題:キリスト神話の方法(6)アブラハムの種

 1月13日の記事、「キリスト神話の方法(3)種子の秘密」において、わたしはサムエル記下7章のダビデの種子が原始キリスト神話の出発点だと主張してみました。しかし、旧約聖書の文言をそのように解釈することは、原始キリスト教徒にとって本当に可能だったのでしょうか。

■アブラハムの種 
 ここで検討したいのは、アブラハムの種子についての原始キリスト教徒の解釈です。ガラテヤの信徒への手紙3:16には次のような解釈が載せられています。これもまたキリスト神話の一つでしょう。

ところで、アブラハムとその子孫に対して約束が告げられましたが、その際、多くの人を指して「子孫たちとに」とは言われず、一人の人を指して「あなたの子孫とに」と言われています。この「子孫」とは、キリストのことです。

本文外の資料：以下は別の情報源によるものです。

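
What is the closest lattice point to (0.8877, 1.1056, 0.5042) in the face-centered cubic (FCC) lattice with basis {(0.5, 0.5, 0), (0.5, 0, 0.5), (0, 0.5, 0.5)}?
(0.5, 1, 0.5)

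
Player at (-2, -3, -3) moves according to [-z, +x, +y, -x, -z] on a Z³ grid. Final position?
(-2, -2, -5)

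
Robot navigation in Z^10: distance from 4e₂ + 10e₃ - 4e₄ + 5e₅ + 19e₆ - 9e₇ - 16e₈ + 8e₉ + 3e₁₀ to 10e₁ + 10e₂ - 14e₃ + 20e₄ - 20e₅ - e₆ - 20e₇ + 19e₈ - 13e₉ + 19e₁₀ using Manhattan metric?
192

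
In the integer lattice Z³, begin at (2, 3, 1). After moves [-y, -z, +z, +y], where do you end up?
(2, 3, 1)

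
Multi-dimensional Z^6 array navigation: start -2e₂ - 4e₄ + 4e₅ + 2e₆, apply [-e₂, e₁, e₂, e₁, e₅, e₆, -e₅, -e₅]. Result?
(2, -2, 0, -4, 3, 3)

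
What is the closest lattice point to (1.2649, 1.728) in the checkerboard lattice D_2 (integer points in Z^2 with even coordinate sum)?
(1, 1)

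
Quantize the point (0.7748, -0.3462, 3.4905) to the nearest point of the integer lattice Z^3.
(1, 0, 3)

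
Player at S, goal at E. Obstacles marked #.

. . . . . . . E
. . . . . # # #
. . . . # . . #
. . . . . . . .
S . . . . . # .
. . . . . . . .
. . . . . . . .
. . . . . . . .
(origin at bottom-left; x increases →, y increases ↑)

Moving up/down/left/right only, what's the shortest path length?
11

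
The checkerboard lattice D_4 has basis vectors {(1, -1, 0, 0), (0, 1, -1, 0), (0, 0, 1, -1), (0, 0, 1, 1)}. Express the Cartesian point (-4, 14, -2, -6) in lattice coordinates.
-4b₁ + 10b₂ + 7b₃ + b₄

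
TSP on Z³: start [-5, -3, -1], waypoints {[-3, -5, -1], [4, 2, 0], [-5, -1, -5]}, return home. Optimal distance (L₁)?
42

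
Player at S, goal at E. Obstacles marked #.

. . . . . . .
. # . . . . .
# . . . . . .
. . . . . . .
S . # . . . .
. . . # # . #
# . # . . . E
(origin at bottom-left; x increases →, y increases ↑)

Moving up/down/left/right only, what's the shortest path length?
10
(one shortest path: (0, 2) → (1, 2) → (1, 3) → (2, 3) → (3, 3) → (4, 3) → (5, 3) → (5, 2) → (5, 1) → (5, 0) → (6, 0))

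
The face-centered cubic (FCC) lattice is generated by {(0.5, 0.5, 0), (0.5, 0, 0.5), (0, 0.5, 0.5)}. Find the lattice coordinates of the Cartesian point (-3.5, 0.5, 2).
-5b₁ - 2b₂ + 6b₃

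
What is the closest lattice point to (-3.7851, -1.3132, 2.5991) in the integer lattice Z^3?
(-4, -1, 3)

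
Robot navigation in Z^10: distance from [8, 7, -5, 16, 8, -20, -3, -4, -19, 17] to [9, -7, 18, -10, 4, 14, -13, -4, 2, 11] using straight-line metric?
56.1338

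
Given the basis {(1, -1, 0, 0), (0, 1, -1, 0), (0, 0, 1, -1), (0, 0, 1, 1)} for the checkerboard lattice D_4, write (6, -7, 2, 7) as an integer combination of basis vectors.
6b₁ - b₂ - 3b₃ + 4b₄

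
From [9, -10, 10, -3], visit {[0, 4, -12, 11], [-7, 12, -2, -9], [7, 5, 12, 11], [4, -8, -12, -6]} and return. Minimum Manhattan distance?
186
(one optimal route: (9, -10, 10, -3) → (7, 5, 12, 11) → (0, 4, -12, 11) → (-7, 12, -2, -9) → (4, -8, -12, -6) → (9, -10, 10, -3))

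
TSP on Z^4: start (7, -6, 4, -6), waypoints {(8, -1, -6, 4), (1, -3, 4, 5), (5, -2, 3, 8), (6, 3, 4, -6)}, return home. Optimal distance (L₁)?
82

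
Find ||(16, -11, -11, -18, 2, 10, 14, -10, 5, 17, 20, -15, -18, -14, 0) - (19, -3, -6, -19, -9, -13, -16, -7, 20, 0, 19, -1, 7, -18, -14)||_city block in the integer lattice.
174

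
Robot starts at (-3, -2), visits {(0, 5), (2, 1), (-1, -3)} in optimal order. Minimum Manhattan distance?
16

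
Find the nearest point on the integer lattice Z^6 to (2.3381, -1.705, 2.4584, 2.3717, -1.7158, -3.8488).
(2, -2, 2, 2, -2, -4)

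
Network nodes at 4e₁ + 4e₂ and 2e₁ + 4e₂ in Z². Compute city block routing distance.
2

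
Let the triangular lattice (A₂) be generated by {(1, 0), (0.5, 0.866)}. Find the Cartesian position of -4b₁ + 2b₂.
(-3, 1.732)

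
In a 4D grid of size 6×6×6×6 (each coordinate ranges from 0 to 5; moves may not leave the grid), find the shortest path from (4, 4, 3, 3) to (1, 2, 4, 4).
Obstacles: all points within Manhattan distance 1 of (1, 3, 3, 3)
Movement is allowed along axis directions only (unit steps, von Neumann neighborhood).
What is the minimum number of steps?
7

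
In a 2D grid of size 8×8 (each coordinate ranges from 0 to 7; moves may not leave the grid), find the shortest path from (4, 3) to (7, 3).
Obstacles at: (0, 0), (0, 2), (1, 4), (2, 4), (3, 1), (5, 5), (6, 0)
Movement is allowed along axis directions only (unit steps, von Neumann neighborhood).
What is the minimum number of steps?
3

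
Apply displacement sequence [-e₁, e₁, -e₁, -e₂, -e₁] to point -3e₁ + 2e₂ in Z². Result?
(-5, 1)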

(略)では、律法とはいったい何か。律法は、約束を与えられたあの子孫が来られるときまで、違反を明らかにするために付け加えられたもので、天使たちを通し、仲介者の手を経て制定されたものです。(ガラテヤ3:16, 19)

■アブラハムへの約束 
 ここで言われている「アブラハムとその子孫」に対する約束とは、創世記12:7と15:4のことを指していると思われます。パウロによれば、アブラハムへの約束に出てくる単数形の「子孫」とは、アブラハムの末裔たちのことを指しているのではなく、キリストただ一人のことを指しています。ちなみに、サムエル記下7章のダビデの種子も単数形の「子孫」です。

主はアブラムに現われて、言われた。「あなたの子孫にこの土地を与える。」(創世記12:7)
アブラハムは言葉をついだ。「御覧のとおり、あなたはわたしに子孫を与えてくださいませんでしたから、家の僕が跡を継ぐことになっています。」見よ、主の言葉があった。「その者があなたの跡を継ぐのではなく、あなたから生まれる者が跡を継ぐ。」(創世記15:3-4)

 ガラテヤの手紙のパウロによれば、アブラハムに約束された子孫=種(単数形)とは、イサクやその子孫たちのことではなく、キリストというただ一人の人物のことを指すのです。

■種の神話 
 この種の理論は、サムエル記下7:12のダビデの子孫=種(単数形)にも応用されたはずです。旧約聖書のアブラハムとダビデのそれぞれに約束された種とは誰なのか。この問いこそが原始キリスト教の神話の核であり、この核から後に、福音書のイエス伝も形成されたのでしょう。